Soffocai il terrore meglio che potevo. La decisione era presa. Non valeva la pena sprecare tempo a riflettere sulle conseguenze. Dovevo restare lucida: Alice e Jasper mi aspettavano, e liberarmi di loro era assolutamente indispensabile, e assolutamente impossibile.

Per fortuna Jasper era lontano. Se avesse percepito il mio tormento, in quegli ultimi cinque minuti, come avrei potuto impedirgli di sospettare? Dovevo mettere a tacere ansia e paura. Non potevo permettermele. Non sapevo quando sarebbe tornato.

Mi concentrai sulla fuga. Dovevo sperare che la mia familiarità con l’aeroporto giocasse a mio favore. Dovevo riuscire in qualche modo a tenere lontana Alice...

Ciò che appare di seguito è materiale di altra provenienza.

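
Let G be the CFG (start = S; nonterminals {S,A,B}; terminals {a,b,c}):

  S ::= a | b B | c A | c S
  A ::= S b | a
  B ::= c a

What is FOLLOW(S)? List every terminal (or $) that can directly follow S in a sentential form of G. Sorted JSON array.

Compute FIRST by fixpoint:
[1]
  A via A→a: +{a}
  B via B→c a: +{c}
  S via S→a: +{a}
  S via S→b B: +{b}
  S via S→c A: +{c}
  FIRST(S)={a,b,c}  FIRST(A)={a}  FIRST(B)={c}
[2]
  A via A→S b: +{b,c}
  FIRST(S)={a,b,c}  FIRST(A)={a,b,c}  FIRST(B)={c}
[3] (no change)
  FIRST(S)={a,b,c}  FIRST(A)={a,b,c}  FIRST(B)={c}

FOLLOW iteration:
seed FOLLOW(S) with $
pass 1:
  A→S b: FOLLOW(S) ⊇ FIRST(b) = {b}; new: +{b}
  S→b B: FOLLOW(B) ⊇ FOLLOW(S) ⊇ {$,b}; new: +{$,b}
  S→c A: FOLLOW(A) ⊇ FOLLOW(S) ⊇ {$,b}; new: +{$,b}
  FOLLOW(S)={$,b}  FOLLOW(A)={$,b}  FOLLOW(B)={$,b}
pass 2: done
  FOLLOW(S)={$,b}  FOLLOW(A)={$,b}  FOLLOW(B)={$,b}

FOLLOW(S) = ["$", "b"]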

Proprio lei che, in ansia, mi attendeva nell’altra stanza. Ma prima del ritorno di Jasper occorreva risolvere un’altra piccola questione in privato.

Dovevo accettare che non avrei mai più rivisto Edward, che non avrei potuto portare con me, nella stanza degli specchi, nemmeno il ricordo di un ultimo rapido sguardo al suo volto. Stavo per ferirlo e non potevo neppure dirgli addio. Mi lasciai torturare dalle ondate di sofferenza. Poi soffocai anche quelle, e tornai di là ad affrontare Alice.

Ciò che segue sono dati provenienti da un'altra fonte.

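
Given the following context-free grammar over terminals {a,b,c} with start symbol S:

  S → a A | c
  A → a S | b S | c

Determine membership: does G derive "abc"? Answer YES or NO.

CNF form of G:
  S -> T0 A | c
  A -> T0 S | T1 S | c
  T0 -> a
  T1 -> b

CYK fill:
  [0..0]={T0}  "a"  orig:{}
  [1..1]={T1}  "b"  orig:{}
  [2..2]={A,S}  "c"
  [0..1]=∅  "ab"
  [1..2]={A}  "bc"
  [0..2]={S}  "abc"

S ∈ T[0,2] ⇒ YES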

L’unica espressione che riuscii a fare fu uno sguardo spento, morto. La vidi allarmata e non aspettai nemmeno che facesse domande. La sceneggiatura era pronta e non c’era posto per l’improvvisazione.

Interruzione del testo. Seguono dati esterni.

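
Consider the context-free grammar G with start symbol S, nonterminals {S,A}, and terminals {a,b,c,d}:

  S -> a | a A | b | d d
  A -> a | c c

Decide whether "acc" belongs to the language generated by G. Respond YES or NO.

CNF form of G:
  S -> T1 A | T2 T2 | a | b
  A -> T0 T0 | a
  T0 -> c
  T1 -> a
  T2 -> d

CYK fill:
  cell(0,0) a: {A,S,T1}  orig:{A,S}
  cell(1,1) c: {T0}  orig:{}
  cell(2,2) c: {T0}  orig:{}
  cell(0,1) ac: ∅
  cell(1,2) cc: {A}
  cell(0,2) acc: {S}

S ∈ T[0,2] ⇒ YES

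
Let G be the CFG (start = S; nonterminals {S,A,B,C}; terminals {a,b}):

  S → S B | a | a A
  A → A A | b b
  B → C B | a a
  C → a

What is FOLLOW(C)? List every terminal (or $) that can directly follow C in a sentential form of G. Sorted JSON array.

FIRST iteration:
[1]
  A via A→b b: +{b}
  B via B→a a: +{a}
  C via C→a: +{a}
  S via S→a: +{a}
  S: {a}  A: {b}  B: {a}  C: {a}
[2] done
  S: {a}  A: {b}  B: {a}  C: {a}

Compute FOLLOW by fixpoint:
initialize: $ ∈ FOLLOW(S)
[1]
  A→A A: FOLLOW(A) ⊇ FIRST(A) = {b}; new: +{b}
  B→C B: FOLLOW(C) ⊇ FIRST(B) = {a}; new: +{a}
  S→S B: FOLLOW(S) ⊇ FIRST(B) = {a}; new: +{a}
  S→S B: FOLLOW(B) ⊇ FOLLOW(S) ⊇ {$,a}; new: +{$,a}
  S→a A: FOLLOW(A) ⊇ FOLLOW(S) ⊇ {$,a}; new: +{$,a}
  S: {$,a}  A: {$,a,b}  B: {$,a}  C: {a}
[2] (no change)
  S: {$,a}  A: {$,a,b}  B: {$,a}  C: {a}

FOLLOW(C) = ["a"]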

«Mia madre era preoccupata, voleva tornare a casa. Ma va tutto bene, l’ho convinta a rimandare». La mia voce era priva di vita.

«Penseremo noi alla sua sicurezza, Bella, non preoccuparti».

Mi voltai, non potevo mostrarmi a viso aperto.

Il mio sguardo cadde su un foglio bianco di carta intestata dell’albergo. Lo afferrai lentamente, pensando a un piano. C’era anche una busta. Molto bene.

«Alice», chiesi esitante, senza voltarmi, a voce bassa. «Se scrivo una lettera a mia madre, gliela consegnerete? Voglio dire, potete lasciarla a casa sua?».

«Certo, Bella». Parlava con cautela. Aveva capito che stavo per crollare. Dovevo controllarmi meglio.

Tornai in camera e m’inginocchiai al tavolino.

Mi tremava la mano, la grafia si leggeva a malapena.

Edward,

ti amo. Mi dispiace tanto. Ha preso mia madre, devo provarci. So che potrebbe non funzionare. Mi dispiace, mi dispiace tanto.

Non prendertela con Alice e Jasper. Se riuscirò a scappare da loro sarà un miracolo. Per favore, ringraziali da parte mia. Soprattutto Alice.

E per favore, per favore, non venire a cercarlo. Credo sia proprio ciò che vuole. Non posso sopportare che qualcun altro si faccia del male per colpa mia, soprattutto se quel qualcuno sei tu. Ti prego, questa è l’unica cosa che ti chiedo. Falla per me.

Ti amo. Perdonami.

Bella

Piegai la lettera per bene e la imbustai. Prima o poi l’avrebbe trovata. Speravo solo che potesse capirmi e che per una volta mi desse ascolto.

Così, con cura, sigillai anche il mio cuore.